Rabbi Yaakov Ariel:
'Buses are empty on Shabbat; no need for them'

Former Rabbi of Ramat Gan says operating public transportation on Shabbat is for votes.

Shimon Cohen ,

Rabbi Ariel
Rabbi Ariel
Eliran Aharon

Starting this Saturday, several cities in Gush Dan, most notably Tel Aviv, will be operating public transport funded by the authorities.

Arutz Sheva spoke to former Ramat Gan Rabbi Yaakov Ariel, in whose city there has been public transportation for several weeks, according to Mayor Carmel Shama Cohen's decision.

Rabbi Ariel is careful to make it clear that the one responsible for public transport on Shabbat is only the mayor and not at all because of a demand that came from the residents. "The mayor was the first to initiate this tumultuous idea. The truth has to be said, it doesn't come from the need of the citizens who pressed and asked. It comes from above, for ideological reasons, to say 'we desecrate Sabbath'. It's not necessary, especially now in winter. The buses are half empty or completely empty. It's just a challenge to the Sabbath, to show 'we're liberals and want to create a new anti-Sabbath atmosphere here', to anger. It didn't come from a real need."

"In the last election, there were some who rode this ideological wave and they formed a coalition with the mayor. The mayor comes from a traditional home, but he joined this coalition, heads it, and boasts that he travels on Shabbat buses - to the residents' dismay," says Rabbi Ariel who admits the city is not religious but in the past there was respect for Shabbat and those who observe it.

"This is a traditional city with respect; people would travel but the city honored the Sabbath. The city's stadium builder also made a condition that there would be no Shabbat desecration. It all started from the election when two representatives wanted to ride this wave and create a new atmosphere. Most of the public didn't support or want it ", says Rabbi Ariel, defining the whole affair as "the contemporary stick-gatherer affair," since if in the Bible it speaks of one gathering sticks, now it's about one gathering votes and nothing beyond that. "Today, anyone who wants to pick up votes desecrates the Sabbath. This is the stick-gatherer of our generation."

Asked how according to him the observant city council members should respond, he is careful not to outline solutions or engage in politics. However, he says that before the elections, representatives of the Jewish Home decided to retire and not join the coalition.

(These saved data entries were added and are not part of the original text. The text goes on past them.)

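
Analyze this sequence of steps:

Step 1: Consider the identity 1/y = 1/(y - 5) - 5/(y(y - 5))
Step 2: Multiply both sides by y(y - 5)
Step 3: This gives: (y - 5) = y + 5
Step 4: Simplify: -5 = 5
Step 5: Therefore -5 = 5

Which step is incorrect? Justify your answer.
Step 3: This gives: (y - 5) = y + 5

Step 3 makes a sign error when clearing denominators. Multiplying -5/(y(y - 5)) by y(y - 5) gives -5, not +5. The correct result is (y - 5) = y - 5, which is trivially true, not (y - 5) = y + 5. (Step 1 is a valid identity: 1/(y - 5) - 5/(y(y - 5)) = (y - 5)/(y(y - 5)) = 1/y.)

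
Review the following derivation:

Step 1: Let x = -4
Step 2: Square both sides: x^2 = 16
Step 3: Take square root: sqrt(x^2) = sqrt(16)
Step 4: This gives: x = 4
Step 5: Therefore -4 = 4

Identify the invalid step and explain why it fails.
Step 4: This gives: x = 4

Step 4 incorrectly states that sqrt(x^2) = x. The correct identity is sqrt(x^2) = |x|. Since x = -4 < 0, we have sqrt(x^2) = |-4| = 4, not x = -4.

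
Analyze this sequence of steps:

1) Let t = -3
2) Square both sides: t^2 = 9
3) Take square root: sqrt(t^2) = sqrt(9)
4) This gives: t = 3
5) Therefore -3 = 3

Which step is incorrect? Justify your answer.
Step 4: This gives: t = 3

Step 4 incorrectly states that sqrt(t^2) = t. The correct identity is sqrt(t^2) = |t|. Since t = -3 < 0, we have sqrt(t^2) = |-3| = 3, not t = -3.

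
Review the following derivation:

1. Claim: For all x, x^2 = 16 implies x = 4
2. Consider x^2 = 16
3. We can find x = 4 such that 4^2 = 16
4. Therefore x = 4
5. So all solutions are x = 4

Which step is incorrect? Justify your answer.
Step 4: Therefore x = 4

Step 4 incorrectly concludes that x = 4 is the only solution. The proof shows that x = 4 is A solution (existence), but does not show it is the ONLY solution (uniqueness). In fact, x = -4 is also a solution since (-4)^2 = 16. Finding one solution doesn't prove there are no others.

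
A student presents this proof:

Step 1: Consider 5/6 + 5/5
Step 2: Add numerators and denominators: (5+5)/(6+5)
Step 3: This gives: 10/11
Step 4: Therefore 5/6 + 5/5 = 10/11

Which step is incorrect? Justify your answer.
Step 2: Add numerators and denominators: (5+5)/(6+5)

Step 2 incorrectly adds fractions by separately adding numerators and denominators. This is wrong. The correct method requires a common denominator: 5/6 + 5/5 = (5×5 + 5×6)/(6×5) = 55/30 = 11/6. The method used gives 10/11, which is different.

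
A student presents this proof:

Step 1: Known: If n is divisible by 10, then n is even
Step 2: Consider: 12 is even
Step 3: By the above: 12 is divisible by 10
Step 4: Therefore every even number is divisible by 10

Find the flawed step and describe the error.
Step 3: By the above: 12 is divisible by 10

Step 3 commits the fallacy of affirming the consequent. The known fact 'divisible by 10 → even' does NOT imply 'even → divisible by 10'. That would be the converse, which is false. For example, 12 is even but 12 ÷ 10 = 1.20, which is not an integer.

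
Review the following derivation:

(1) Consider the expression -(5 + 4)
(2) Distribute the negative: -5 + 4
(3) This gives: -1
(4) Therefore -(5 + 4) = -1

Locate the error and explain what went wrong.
Step 2: Distribute the negative: -5 + 4

Step 2 incorrectly distributes the negative sign. The correct distribution is -(5 + 4) = -5 - 4 = -9. The negative must be applied to both terms, not just the first. The error treats -(5 + 4) as -5 + 4, which equals -1 instead of -9.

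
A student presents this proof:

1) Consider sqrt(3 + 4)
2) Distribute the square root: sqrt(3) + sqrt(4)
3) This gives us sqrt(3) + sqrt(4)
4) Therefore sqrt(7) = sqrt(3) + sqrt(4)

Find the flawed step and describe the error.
Step 2: Distribute the square root: sqrt(3) + sqrt(4)

Step 2 incorrectly 'distributes' the square root over addition. The square root function does not distribute: sqrt(a + b) ≠ sqrt(a) + sqrt(b). In fact, sqrt(3 + 4) = sqrt(7) ≈ 2.6458, while sqrt(3) + sqrt(4) ≈ 3.7321.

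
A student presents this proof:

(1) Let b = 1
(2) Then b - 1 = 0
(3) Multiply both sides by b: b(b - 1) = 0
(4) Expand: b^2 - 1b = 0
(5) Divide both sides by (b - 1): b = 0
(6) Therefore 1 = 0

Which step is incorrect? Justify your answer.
Step 5: Divide both sides by (b - 1): b = 0

Step 5 divides both sides by (b - 1). However, since b = 1, we have (b - 1) = 0. Division by zero is undefined, making this step invalid.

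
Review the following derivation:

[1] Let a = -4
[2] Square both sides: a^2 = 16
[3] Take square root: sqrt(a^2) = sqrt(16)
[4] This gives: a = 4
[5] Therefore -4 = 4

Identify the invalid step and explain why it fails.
Step 4: This gives: a = 4

Step 4 incorrectly states that sqrt(a^2) = a. The correct identity is sqrt(a^2) = |a|. Since a = -4 < 0, we have sqrt(a^2) = |-4| = 4, not a = -4.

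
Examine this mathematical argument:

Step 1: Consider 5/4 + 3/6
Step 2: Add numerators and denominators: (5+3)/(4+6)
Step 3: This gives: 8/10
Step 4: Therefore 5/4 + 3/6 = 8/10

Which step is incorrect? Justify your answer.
Step 2: Add numerators and denominators: (5+3)/(4+6)

Step 2 incorrectly adds fractions by separately adding numerators and denominators. This is wrong. The correct method requires a common denominator: 5/4 + 3/6 = (5×6 + 3×4)/(4×6) = 42/24 = 7/4. The method used gives 8/10, which is different.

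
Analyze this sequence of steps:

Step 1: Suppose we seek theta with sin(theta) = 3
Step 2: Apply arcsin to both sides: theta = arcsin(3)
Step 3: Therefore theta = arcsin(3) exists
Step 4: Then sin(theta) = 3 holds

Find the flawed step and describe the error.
Step 2: Apply arcsin to both sides: theta = arcsin(3)

Step 2 applies arcsin to 3. However, arcsin(x) is only defined for x in [-1, 1] because sin(theta) can only produce values in that range. Since |3| > 1, arcsin(3) is undefined. There is no angle whose sine equals 3.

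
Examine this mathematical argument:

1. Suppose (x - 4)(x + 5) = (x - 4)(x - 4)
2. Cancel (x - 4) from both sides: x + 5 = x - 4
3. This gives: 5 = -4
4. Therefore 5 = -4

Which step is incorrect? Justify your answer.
Step 2: Cancel (x - 4) from both sides: x + 5 = x - 4

Step 2 cancels (x - 4) from both sides. This is only valid if (x - 4) ≠ 0, i.e., x ≠ 4. When x = 4, both sides equal zero regardless of the other factors. The correct approach requires considering x = 4 as a separate case.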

"There were also two Shas members and one retired after I spoke with him and told him it was Shabbat desecration, without going into political considerations. I just told him that when the mayor boasts that he is desecrating Shabbat as a great achievement instead of worrying about transportation on weekdays so there won't be traffic jams, it's blasphemy. I'm not telling people what to do. I'm just saying that such a reality is desecration."